Traum von der Segel-Bundesliga soll im Jahr 2015 in Erfüllung gehen

links nach rechts: Finn Szymanski, Till Fernholz, Dennis Diener, Max Lahme, Jana Leukel und Frederik van Vegten.
links nach rechts: Finn Szymanski, Till Fernholz, Dennis Diener, Max Lahme, Jana Leukel und Frederik van Vegten.
Foto: WP
Was wir bereits wissen
Den Traum von der Bundesliga will der Yacht-Club Lister nicht aufgeben.

Attendorn..  Im letzten Jahr verfehlte das Team in der Relegation die Endausscheidung der besten 10 von immerhin ca. 60 angetretenen Vereinen und damit den Einzug in die zweite Liga.

Mit der Bundesliga-Offensive 2015 fährt der Yacht-Club Lister ein leicht verändertes Konzept. Im Mittelpunkt soll dabei die Zusammenführung von Senioren, Junioren und Jugendlichen stehen. Der YCL möchte damit jungen Seglern eine hochinteressante sportliche Perspektive bieten. Jung und alt sollen voneinander lernen und profitieren.

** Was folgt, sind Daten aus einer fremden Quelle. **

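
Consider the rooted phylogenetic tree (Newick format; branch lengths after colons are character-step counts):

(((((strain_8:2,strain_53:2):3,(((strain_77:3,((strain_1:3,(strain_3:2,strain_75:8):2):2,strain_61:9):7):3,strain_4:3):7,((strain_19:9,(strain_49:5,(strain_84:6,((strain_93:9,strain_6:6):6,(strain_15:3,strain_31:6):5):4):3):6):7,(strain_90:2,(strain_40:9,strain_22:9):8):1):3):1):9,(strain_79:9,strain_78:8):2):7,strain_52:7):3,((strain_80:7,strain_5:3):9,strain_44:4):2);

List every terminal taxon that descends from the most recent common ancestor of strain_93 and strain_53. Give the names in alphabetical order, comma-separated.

strain_1, strain_15, strain_19, strain_22, strain_3, strain_31, strain_4, strain_40, strain_49, strain_53, strain_6, strain_61, strain_75, strain_77, strain_8, strain_84, strain_90, strain_93

Tracing strain_93: it sits inside (strain_93,strain_6).
Tracing strain_53: it sits inside (strain_8,strain_53).
The smallest clade enclosing both is ((strain_8,strain_53),(((strain_77,((strain_1,(strain_3,strain_75)),strain_61)),strain_4),((strain_19,(strain_49,(strain_84,((strain_93,strain_6),(strain_15,strain_31))))),(strain_90,(strain_40,strain_22))))); the answer is its 18 terminal taxa in alphabetical order.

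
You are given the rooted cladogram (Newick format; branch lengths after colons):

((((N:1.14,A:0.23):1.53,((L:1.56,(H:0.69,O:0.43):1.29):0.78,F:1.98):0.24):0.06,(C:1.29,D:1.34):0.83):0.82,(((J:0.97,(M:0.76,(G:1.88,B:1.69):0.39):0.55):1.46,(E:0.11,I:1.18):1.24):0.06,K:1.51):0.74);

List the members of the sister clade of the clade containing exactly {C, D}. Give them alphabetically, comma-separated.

A, F, H, L, N, O

The clade containing exactly {C, D} attaches to the tree at the node subtending (((N,A),((L,(H,O)),F)),(C,D)).
The other lineage descending from that same node — the sister group — is ((N,A),((L,(H,O)),F)); its 6 tips in alphabetical order are the answer.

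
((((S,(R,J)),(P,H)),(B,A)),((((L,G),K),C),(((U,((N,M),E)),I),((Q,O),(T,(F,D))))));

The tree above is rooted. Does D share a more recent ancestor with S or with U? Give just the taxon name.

U

The MRCA of D and U subtends (((U,((N,M),E)),I),((Q,O),(T,(F,D)))) (10 taxa).
The MRCA of D and S is the root, subtending the entire tree (21 taxa).
The first is nested inside the second, so D shares a more recent common ancestor with U.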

Ein Team besteht aus 4 + 1 Seglern. Dabei soll jeder möglichst jede Position ein Mal inne gehabt haben, damit ein Verständnis für die verschiedenen Rollen und ein gewisses Maß an Rücksichtnahme entwickelt wird.

„Im Streit geht im Team nichts. Es ist gefährlich, sich an Bord zu streiten, dann freuen sich nur die anderen 26 Clubs.“, fasst Uwe Fernholz, Präsident und letzjähriger Aktiver der Bundesliga-Mannschaft, diese Seite des Teamsports kurz zusammen. Außerdem kann so festgestellt werden, wie die optimale Besatzung aussieht.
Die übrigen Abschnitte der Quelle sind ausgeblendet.